No. Wrong. All else equal there is no reason to prefer one type of IRA over the other.

Why is this so hard to understand? I honestly don’t get why people don’t get this. Let me try explaining it in a few different ways.

By Example: Let’s say you’ve got $1000 in income you want to salt away for retirement. You can put it into a traditional IRA, which means you will not pay taxes on it now but will pay taxes on it when you withdraw the money. Or you can put it in a Roth, which means you will pay taxes on it now, but not when you withdraw it. Assume that you are, and will be, in the 25% tax bracket and that between now and when you withdraw the money in retirement your investments will earn 200% return.

For the traditional, you would deposit $1000 now, it would grow to $3000, and when you withdrew it you would have $2250 after taxes. For the Roth, you pay $250 in taxes now, deposit $750, and it grows to $2250, which you can withdraw without paying taxes. So you see, you wind up with the same amount of money either way.

Algebraically: Let

$X = the pre-tax money to be saved

T = the marginal tax rate

r = the compounded return between deposit in the IRA and withdrawal

For the traditional, the after-tax value at withdrawal is:

($Xr)(1 – T) = $Xr – $XrT

For the Roth it is:

($X(1 – T))r = ($X- $XT)r = $Xr – $XrT

Thus, the after-tax values of the two accounts are identical.

Allegorically: Once upon a time there were two farmers named Joe and Bob who lived in the Kingdom of Ira. The King of Ira said to Joe and Bob that they must pay one fourth part of their grain as a tax. But, being a kind and wise king, he gave them a choice. They could pay a fourth of their seed in the spring or a fourth of their harvest in the fall.

Joe chose to pay a fourth of his seed and so could sow only three fields, but kept all that he reaped. Bob decided to keep all his seed, and planted four fields, but had to give the bounty of one of those fields to the king. Both farmers had three fields worth of grain to feed their families and so lived happily ever after.
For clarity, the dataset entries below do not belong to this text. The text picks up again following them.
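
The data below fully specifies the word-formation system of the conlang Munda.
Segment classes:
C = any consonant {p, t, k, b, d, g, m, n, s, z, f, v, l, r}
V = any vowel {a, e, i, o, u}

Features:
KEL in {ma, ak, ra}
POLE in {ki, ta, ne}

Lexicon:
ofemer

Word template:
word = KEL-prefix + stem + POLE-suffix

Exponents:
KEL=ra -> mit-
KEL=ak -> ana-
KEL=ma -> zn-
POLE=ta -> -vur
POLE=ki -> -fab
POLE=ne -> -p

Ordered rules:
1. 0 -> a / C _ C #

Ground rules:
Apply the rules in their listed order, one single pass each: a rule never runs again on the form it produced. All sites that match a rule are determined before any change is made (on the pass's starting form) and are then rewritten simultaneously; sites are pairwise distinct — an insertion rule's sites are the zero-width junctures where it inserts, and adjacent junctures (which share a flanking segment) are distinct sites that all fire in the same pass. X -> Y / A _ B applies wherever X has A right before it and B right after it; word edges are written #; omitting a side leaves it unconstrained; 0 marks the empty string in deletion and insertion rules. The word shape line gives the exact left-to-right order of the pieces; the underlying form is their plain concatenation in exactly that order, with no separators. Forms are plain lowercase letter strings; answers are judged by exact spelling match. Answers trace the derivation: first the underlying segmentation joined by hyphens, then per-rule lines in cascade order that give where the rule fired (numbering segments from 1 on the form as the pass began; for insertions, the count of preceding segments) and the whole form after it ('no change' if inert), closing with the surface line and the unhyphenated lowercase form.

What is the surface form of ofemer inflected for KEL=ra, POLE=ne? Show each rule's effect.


underlying: mit-ofemer-p
1. 0 -> a / C _ C #: inserts after position(s) 9: mitofemerap
surface: mitofemerap


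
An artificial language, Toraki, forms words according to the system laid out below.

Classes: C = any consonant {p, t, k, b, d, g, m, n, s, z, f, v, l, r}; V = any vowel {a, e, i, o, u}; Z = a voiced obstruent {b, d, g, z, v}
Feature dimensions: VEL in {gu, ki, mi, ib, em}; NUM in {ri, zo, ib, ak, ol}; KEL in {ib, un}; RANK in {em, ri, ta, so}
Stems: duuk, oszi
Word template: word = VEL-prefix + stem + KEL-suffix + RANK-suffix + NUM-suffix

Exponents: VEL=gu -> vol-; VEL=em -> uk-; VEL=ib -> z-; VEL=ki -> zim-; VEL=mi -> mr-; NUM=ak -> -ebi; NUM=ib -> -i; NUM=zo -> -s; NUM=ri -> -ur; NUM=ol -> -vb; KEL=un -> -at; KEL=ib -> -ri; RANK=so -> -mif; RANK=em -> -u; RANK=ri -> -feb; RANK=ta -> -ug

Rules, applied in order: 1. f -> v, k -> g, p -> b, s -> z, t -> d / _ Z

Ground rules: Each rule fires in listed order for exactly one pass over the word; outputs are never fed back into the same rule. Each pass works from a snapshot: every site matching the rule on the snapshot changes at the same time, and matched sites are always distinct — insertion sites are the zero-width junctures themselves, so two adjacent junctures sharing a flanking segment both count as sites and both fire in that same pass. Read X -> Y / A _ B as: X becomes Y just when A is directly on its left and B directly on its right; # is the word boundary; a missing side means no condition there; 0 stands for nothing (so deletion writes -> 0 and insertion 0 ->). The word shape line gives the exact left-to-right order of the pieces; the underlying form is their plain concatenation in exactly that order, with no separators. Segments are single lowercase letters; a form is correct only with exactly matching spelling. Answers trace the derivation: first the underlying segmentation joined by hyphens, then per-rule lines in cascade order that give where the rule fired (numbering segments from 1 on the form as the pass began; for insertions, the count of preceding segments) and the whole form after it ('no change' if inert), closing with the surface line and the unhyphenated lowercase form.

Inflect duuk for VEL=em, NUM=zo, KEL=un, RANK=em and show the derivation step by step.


underlying: uk-duuk-at-u-s
1. f -> v, k -> g, p -> b, s -> z, t -> d / _ Z: fires at position(s) 2: ugduukatus
surface: ugduukatus


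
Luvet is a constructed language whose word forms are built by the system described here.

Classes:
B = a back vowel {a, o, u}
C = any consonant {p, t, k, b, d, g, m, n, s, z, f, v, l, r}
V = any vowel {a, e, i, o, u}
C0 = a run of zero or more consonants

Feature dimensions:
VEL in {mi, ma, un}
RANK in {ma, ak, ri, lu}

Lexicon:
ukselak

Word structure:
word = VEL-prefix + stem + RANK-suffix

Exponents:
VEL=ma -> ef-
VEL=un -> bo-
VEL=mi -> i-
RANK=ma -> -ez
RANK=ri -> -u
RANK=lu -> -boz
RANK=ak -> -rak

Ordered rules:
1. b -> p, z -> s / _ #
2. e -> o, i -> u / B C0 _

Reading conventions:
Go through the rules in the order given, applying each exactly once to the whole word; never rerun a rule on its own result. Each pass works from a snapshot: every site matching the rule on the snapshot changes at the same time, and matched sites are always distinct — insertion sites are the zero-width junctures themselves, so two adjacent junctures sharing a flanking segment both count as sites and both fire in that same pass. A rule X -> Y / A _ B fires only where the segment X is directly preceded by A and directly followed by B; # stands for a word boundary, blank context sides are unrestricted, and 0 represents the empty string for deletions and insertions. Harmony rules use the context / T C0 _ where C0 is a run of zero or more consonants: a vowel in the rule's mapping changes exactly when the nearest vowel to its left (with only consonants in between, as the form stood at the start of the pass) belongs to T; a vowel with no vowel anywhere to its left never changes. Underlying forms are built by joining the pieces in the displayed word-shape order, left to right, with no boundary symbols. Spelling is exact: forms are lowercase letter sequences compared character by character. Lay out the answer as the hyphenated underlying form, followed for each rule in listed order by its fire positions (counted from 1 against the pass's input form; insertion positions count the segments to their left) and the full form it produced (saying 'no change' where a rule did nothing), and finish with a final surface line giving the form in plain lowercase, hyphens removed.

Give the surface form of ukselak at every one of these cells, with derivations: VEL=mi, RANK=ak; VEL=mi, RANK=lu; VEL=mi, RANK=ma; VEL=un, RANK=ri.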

Cynically: The traditional was around for rather a while before the government invented the Roth. You think they would have enacted something that seriously reduced tax revenues?

There are reasonable and well-informed reasons to prefer a Roth, all of which, in my opinion, violate "all else equal." Chief amongst these is the view that the marginal tax rate will be higher in retirement. I don’t happen to agree with this as a general statement, but a person who believes this still gets a gold star  for actually understanding the issue.

And there are some implementation details around how much you can contribute, and if you can contribute at all, to each type. And the estate planning implications of choosing between the two types give me a headache every time I read about them.

But differing tax rates and estate planning don’t show up very often in the blogs, newspapers, books, and radio shows that tell folks to choose Roth. No, these experts just don’t understand IRAs. And I just don’t understand that.